In the county’s risk-assessment model—using data from May 9-15—the rate of COVID-19 tests registering as positive decreased to 0% from 0.37% the previous week. A rate below 1% is deemed a “minimal” risk in the county’s model. In the same week, the county’s incidence rate increased to 5.6 from 3.7 the previous week. A rate between 1 and 10 per 100,000 is considered a “moderate” risk.
Health officials said it is possible to have new cases while having a 0% positivity rate because not all test results are reported to the Department of Health and Welfare, which compiles COVID-19 data. Only health-care providers who receive testing supplies from the state report test results to the state agency, and probable cases—such as those of people exposed to someone confirmed to have COVID-19—are not reported as positive test cases.
Josh Jensen, program manager for the South Central Public Health District, said health officials conducting the risk assessment generally put more emphasis on the case rate than the positivity rate. Because the case rate in last week’s assessment was above 5, it was determined that the overall risk posed by COVID-19 was in the “moderate” category and not the “minimal” category, he said.
“We want to see the case rate get close to 1 or below,” he said.
The county’s online COVID-19 informational dashboard states that “mask wearing and vaccination remains important,” after three cities in the Wood River Valley last week rescinded local mask mandates.
A new Blaine County COVID-19 risk assessment will be released on Thursday, May 27.
Meanwhile, the Department of Health and Welfare recorded 250 new confirmed and probable cases of COVID-19 statewide on Monday. Since the pandemic began last winter, the state has recorded 191,397 cases and 2,086 COVID-related deaths.
Blaine County has had 2,384 confirmed and probable cases of COVID-19, with 18 deaths attributed to the virus, the department reported.
The South Central Public Health District on Monday was monitoring seven confirmed COVID-19 cases and nine probable cases in Blaine County.
By Tuesday afternoon, Idaho health-care providers had administered 1,206,200 doses of COVID-19 vaccines to 663,720 people, with 582,397 deemed fully vaccinated, the Department of Health and Welfare reported. To be fully vaccinated, people must receive either two doses of the Pfizer or Moderna vaccines or one inoculation of the Johnson & Johnson vaccine.

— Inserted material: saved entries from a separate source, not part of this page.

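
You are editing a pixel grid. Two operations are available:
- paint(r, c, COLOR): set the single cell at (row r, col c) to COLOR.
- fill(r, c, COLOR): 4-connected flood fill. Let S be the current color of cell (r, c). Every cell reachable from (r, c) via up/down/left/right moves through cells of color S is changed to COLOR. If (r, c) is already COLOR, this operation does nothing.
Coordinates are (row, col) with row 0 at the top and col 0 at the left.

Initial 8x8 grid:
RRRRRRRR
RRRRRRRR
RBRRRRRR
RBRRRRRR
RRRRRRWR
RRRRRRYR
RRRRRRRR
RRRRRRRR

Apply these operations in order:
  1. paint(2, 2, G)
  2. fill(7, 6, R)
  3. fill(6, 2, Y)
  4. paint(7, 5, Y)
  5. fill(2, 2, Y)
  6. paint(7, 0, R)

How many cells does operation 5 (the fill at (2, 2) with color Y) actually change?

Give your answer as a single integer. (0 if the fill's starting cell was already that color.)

Answer: 1

Derivation:
After op 1 paint(2,2,G):
RRRRRRRR
RRRRRRRR
RBGRRRRR
RBRRRRRR
RRRRRRWR
RRRRRRYR
RRRRRRRR
RRRRRRRR
After op 2 fill(7,6,R) [0 cells changed]:
RRRRRRRR
RRRRRRRR
RBGRRRRR
RBRRRRRR
RRRRRRWR
RRRRRRYR
RRRRRRRR
RRRRRRRR
After op 3 fill(6,2,Y) [59 cells changed]:
YYYYYYYY
YYYYYYYY
YBGYYYYY
YBYYYYYY
YYYYYYWY
YYYYYYYY
YYYYYYYY
YYYYYYYY
After op 4 paint(7,5,Y):
YYYYYYYY
YYYYYYYY
YBGYYYYY
YBYYYYYY
YYYYYYWY
YYYYYYYY
YYYYYYYY
YYYYYYYY
After op 5 fill(2,2,Y) [1 cells changed]:
YYYYYYYY
YYYYYYYY
YBYYYYYY
YBYYYYYY
YYYYYYWY
YYYYYYYY
YYYYYYYY
YYYYYYYY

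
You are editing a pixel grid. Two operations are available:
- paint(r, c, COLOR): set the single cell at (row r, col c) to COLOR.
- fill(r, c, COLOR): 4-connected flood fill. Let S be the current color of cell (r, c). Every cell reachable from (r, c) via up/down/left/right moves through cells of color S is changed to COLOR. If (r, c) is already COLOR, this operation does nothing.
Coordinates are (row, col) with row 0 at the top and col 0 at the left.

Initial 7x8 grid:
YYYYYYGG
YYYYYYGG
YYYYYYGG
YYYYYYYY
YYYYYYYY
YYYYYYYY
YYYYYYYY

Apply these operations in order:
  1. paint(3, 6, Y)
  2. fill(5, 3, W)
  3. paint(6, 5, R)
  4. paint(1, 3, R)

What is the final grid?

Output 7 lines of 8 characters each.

After op 1 paint(3,6,Y):
YYYYYYGG
YYYYYYGG
YYYYYYGG
YYYYYYYY
YYYYYYYY
YYYYYYYY
YYYYYYYY
After op 2 fill(5,3,W) [50 cells changed]:
WWWWWWGG
WWWWWWGG
WWWWWWGG
WWWWWWWW
WWWWWWWW
WWWWWWWW
WWWWWWWW
After op 3 paint(6,5,R):
WWWWWWGG
WWWWWWGG
WWWWWWGG
WWWWWWWW
WWWWWWWW
WWWWWWWW
WWWWWRWW
After op 4 paint(1,3,R):
WWWWWWGG
WWWRWWGG
WWWWWWGG
WWWWWWWW
WWWWWWWW
WWWWWWWW
WWWWWRWW

Answer: WWWWWWGG
WWWRWWGG
WWWWWWGG
WWWWWWWW
WWWWWWWW
WWWWWWWW
WWWWWRWW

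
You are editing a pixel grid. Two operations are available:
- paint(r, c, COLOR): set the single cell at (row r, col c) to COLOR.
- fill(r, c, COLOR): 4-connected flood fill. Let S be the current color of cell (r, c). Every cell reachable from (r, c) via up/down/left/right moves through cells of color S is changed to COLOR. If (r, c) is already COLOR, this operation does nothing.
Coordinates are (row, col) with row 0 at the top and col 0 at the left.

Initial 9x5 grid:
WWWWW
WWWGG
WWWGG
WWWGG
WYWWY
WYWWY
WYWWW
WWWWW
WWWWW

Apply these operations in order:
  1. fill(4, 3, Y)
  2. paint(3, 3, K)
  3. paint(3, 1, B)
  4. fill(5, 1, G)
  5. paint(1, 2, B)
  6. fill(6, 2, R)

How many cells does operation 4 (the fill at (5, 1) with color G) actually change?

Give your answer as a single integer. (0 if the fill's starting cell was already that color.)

After op 1 fill(4,3,Y) [34 cells changed]:
YYYYY
YYYGG
YYYGG
YYYGG
YYYYY
YYYYY
YYYYY
YYYYY
YYYYY
After op 2 paint(3,3,K):
YYYYY
YYYGG
YYYGG
YYYKG
YYYYY
YYYYY
YYYYY
YYYYY
YYYYY
After op 3 paint(3,1,B):
YYYYY
YYYGG
YYYGG
YBYKG
YYYYY
YYYYY
YYYYY
YYYYY
YYYYY
After op 4 fill(5,1,G) [38 cells changed]:
GGGGG
GGGGG
GGGGG
GBGKG
GGGGG
GGGGG
GGGGG
GGGGG
GGGGG

Answer: 38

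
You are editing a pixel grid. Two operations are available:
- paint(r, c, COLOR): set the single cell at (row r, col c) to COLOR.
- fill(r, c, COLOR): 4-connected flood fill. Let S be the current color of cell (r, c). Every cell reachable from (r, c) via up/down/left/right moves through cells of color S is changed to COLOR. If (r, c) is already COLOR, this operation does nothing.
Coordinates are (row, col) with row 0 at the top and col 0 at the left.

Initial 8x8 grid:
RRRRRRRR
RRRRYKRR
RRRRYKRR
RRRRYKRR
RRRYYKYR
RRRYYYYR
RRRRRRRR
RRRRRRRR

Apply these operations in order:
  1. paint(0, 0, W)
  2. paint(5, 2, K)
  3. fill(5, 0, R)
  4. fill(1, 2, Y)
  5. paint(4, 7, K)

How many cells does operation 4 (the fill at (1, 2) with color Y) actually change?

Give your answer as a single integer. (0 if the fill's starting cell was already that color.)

Answer: 48

Derivation:
After op 1 paint(0,0,W):
WRRRRRRR
RRRRYKRR
RRRRYKRR
RRRRYKRR
RRRYYKYR
RRRYYYYR
RRRRRRRR
RRRRRRRR
After op 2 paint(5,2,K):
WRRRRRRR
RRRRYKRR
RRRRYKRR
RRRRYKRR
RRRYYKYR
RRKYYYYR
RRRRRRRR
RRRRRRRR
After op 3 fill(5,0,R) [0 cells changed]:
WRRRRRRR
RRRRYKRR
RRRRYKRR
RRRRYKRR
RRRYYKYR
RRKYYYYR
RRRRRRRR
RRRRRRRR
After op 4 fill(1,2,Y) [48 cells changed]:
WYYYYYYY
YYYYYKYY
YYYYYKYY
YYYYYKYY
YYYYYKYY
YYKYYYYY
YYYYYYYY
YYYYYYYY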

In Idaho, anyone 12 or older can receive a COVID-19 vaccine for free. People ages 12-17 can only receive the two-dose Pfizer vaccine. Minors must have parental consent or a special exemption to be vaccinated.
In Blaine County, 78.5% of people 12 and older have received at least one vaccine dose, with 69% of that population fully vaccinated, the Department of Health and Welfare reported Tuesday. Blaine County’s vaccination rate remains the highest rate in the state.
The White House announced Tuesday that the United States was expected to reach an important milestone that day, with 50% of adults being fully vaccinated against COVID-19.